Tuck Shop Takeaway — peanut butter milkshake and soft-serve ice cream
Tuck Shop’s Karina Serex makes it her mission to keep the menu interesting. Her prized possession is the in-house soft serve machine which serves up a different set of flavours every day, and the peanut butter soft serve is a favourite on the menu rotation. "Using peanut butter adds that salty element which really complements the sweetness of the dish. Salt doesn't just enhance the flavour of savoury food…I use it in all my desserts," she says. Rumour has it that, come summer, Tuck Shop Takeaway will be expanding their menu to include a rather fancy version of the peanut butter and jelly sandwich. Stay tuned.
Bowery to Williamsburg — peanut butter hot chocolate
On any given weekday, legions of lunch-goers sit hunched over steaming, frothy-milked mugs of Bowery to Williamsburg's specialty hot chocolate, taking refuge from the winter chill. It’s the subtle addition of peanut butter — which adds extra depth and creaminess to the drink without being overpowering — that makes the drink so special. Chef Di Keser (who also runs the overwhelmingly popular cafe Hardware Societe) seems to have a knack for creating breakfasts that attain cult status, but she doesn't plan things that way. "There was no particular inspiration behind the peanut butter hot chocolate,” says Keser. “I just thought 'Yeah, that would work', so I made it. Shazam." It was only after making the divine combo that Keser did some research. "I Googled it and realised it was actually a thing," she laughs.

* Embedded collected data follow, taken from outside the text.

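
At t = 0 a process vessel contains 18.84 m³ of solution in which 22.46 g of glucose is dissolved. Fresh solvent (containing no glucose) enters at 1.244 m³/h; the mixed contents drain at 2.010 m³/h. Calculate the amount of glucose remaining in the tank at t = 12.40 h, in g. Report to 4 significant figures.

3.564 g

Let m(t) be the amount of glucose. Volume: V(t) = V₀ + (Q_in − Q_out) t = 18.84 − 0.766000 t; V(12.40) = 9.34160 m³.
Solute balance: dm/dt = 0 − Q_out C = −Q_out m/V(t).
dm/m = −Q_out dt/(V₀ − 0.766000 t); integrating gives ln(m/m₀) = −(Q_out/(Q_in−Q_out)) ln(V/V₀).
m = m₀ (V₀/V)^(Q_out/(Q_in−Q_out)) = 22.46 × (18.84/9.34160)^(-2.62402) = 3.56432 g.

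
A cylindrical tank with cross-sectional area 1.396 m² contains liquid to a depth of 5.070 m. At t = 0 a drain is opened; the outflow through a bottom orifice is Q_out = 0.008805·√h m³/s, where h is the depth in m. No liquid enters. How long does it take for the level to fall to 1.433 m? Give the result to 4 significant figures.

Volume balance on the tank: A dh/dt = −0.008805 √h.
Separate and integrate: 2(√h − √h₀) = −(0.008805/A) t.
t = 2A(√h₀ − √h)/0.008805 = 2·1.396·(√5.070 − √1.433)/0.008805
  = 2.79200 × (2.25167 − 1.19708) / 0.008805 = 334.401 s.

334.4 s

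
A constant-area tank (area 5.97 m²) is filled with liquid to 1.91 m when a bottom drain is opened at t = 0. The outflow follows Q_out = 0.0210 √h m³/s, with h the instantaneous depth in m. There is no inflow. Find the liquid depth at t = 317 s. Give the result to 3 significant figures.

0.680 m

Unsteady balance on liquid volume: A dh/dt = −0.0210 √h.
This is separable: 2 d(√h)/dt = −0.0210/A, so √h = √h₀ − (0.0210/(2A)) t.
√h = √1.91 − 0.0210·317/(2·5.97) = 1.3820 − 0.55754 = 0.82449.
h = 0.82449² = 0.67978 m.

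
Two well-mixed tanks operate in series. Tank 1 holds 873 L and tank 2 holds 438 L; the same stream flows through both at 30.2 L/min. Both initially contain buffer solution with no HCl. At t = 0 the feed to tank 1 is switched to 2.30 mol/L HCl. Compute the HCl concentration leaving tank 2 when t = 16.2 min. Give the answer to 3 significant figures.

Species balance on tank i: dCᵢ/dt = (Cᵢ₋₁ − Cᵢ)/τᵢ with τᵢ = Vᵢ/Q.
τ₁ = 873/30.2 = 28.907 min; τ₂ = 438/30.2 = 14.503 min.
Solving the cascade with C₁(0)=C₂(0)=0 gives C₂(t) = C_in[1 − (τ₁ e^(−t/τ₁) − τ₂ e^(−t/τ₂))/(τ₁ − τ₂)].
At t = 16.2: e^(−t/τ₁) = 0.57097, e^(−t/τ₂) = 0.32726.
C₂ = 2.30·[1 − (28.907·0.57097 − 14.503·0.32726)/(14.404)] = 2.30·0.18364 = 0.42236 mol/L.

0.422 mol/L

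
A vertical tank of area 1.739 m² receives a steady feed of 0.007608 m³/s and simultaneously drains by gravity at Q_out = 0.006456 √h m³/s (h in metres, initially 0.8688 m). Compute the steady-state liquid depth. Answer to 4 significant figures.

Accumulation of liquid (constant cross-section A): A dh/dt = Q_in − 0.006456 √h. At steady state dh/dt = 0:
Q_in = 0.006456 √h_ss ⇒ √h_ss = 0.007608/0.006456 = 1.17844.
h_ss = 1.17844² = 1.38872 m. (Since h₀ = 0.8688 m < h_ss, the level will rise toward this value.)

1.389 m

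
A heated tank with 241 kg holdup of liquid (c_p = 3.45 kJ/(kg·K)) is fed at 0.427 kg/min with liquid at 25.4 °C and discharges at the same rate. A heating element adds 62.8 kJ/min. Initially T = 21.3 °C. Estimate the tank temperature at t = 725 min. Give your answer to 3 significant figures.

First-law balance (no shaft work): M c_p dT/dt = ṁ c_p (T_in − T) + 62.8.
τ = M/ṁ = 564.40 min; T_ss = T_in + Q̇/(ṁ c_p) = 25.4 + 62.8/(0.427·3.45) = 68.030 °C.
T approaches T_ss exponentially: T(t) = T_ss + (T₀ − T_ss) e^(−t/τ).
T(725) = 68.030 + (-46.730)·e^(−725/564.40) = 68.030 + (-46.730)·0.27678 = 55.096 °C.

55.1 °C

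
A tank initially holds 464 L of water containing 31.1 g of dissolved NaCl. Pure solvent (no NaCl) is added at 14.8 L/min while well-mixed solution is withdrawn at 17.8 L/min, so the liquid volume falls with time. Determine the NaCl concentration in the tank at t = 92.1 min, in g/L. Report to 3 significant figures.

0.000771 g/L

Let m(t) be the amount of NaCl. Volume: V(t) = V₀ + (Q_in − Q_out) t = 464 − 3.0000 t; V(92.1) = 187.70 L.
Solute balance: dm/dt = 0 − Q_out C = −Q_out m/V(t).
Separate: dm/m = −Q_out dt/V(t) ⇒ ln(m/m₀) = −(Q_out/(Q_in−Q_out)) ln(V/V₀).
m = m₀ (V₀/V)^(Q_out/(Q_in−Q_out)) = 31.1 × (464/187.70)^(-5.9333) = 0.14476 g.
C = m/V = 0.14476/187.70 = 0.00077122 g/L.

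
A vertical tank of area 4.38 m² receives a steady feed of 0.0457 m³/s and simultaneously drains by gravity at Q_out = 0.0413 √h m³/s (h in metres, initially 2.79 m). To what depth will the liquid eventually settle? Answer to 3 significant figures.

Level balance: A dh/dt = 0.0457 − 0.0413 √h. Setting dh/dt = 0:
Q_in = 0.0413 √h_ss ⇒ √h_ss = 0.0457/0.0413 = 1.1065.
h_ss = 1.1065² = 1.2244 m. (Since h₀ = 2.79 m > h_ss, the level will fall toward this value.)

1.22 m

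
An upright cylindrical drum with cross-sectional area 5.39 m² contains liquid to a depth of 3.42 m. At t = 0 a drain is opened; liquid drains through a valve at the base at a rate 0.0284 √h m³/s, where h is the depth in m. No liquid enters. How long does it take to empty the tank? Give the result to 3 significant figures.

With no inflow, A dh/dt = −0.0284 √h.
Separate and integrate: 2(√h − √h₀) = −(0.0284/A) t.
Tank is empty when √h = 0: t_empty = 2A√h₀/0.0284.
t_empty = 2·5.39·√3.42/0.0284 = 10.780·1.8493/0.0284 = 701.96 s.

702 s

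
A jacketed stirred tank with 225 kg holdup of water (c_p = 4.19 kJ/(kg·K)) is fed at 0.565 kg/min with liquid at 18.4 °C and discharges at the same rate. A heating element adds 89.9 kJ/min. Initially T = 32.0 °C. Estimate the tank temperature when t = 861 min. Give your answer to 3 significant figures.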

Woods of Windsor — peanut butter bar with raspberry sorbet and salted peanut caramel
It all started with chef Nick Stanton's desire to use a tasty household ingredient and make it the hero of the dessert plate. A pale bar of nut-butter arrives, drizzled in salted peanut caramel sauce and nestled beside a vivid sphere of raspberry sorbet. It's the tartness of the sorbet that really sets the flavour off, complementing the rich, buttery indulgence of its partner in sugar-led crime. "It's an extremely popular choice with diners. It's been on the menu since we opened in January last year and people keep coming back for it," says Stanton.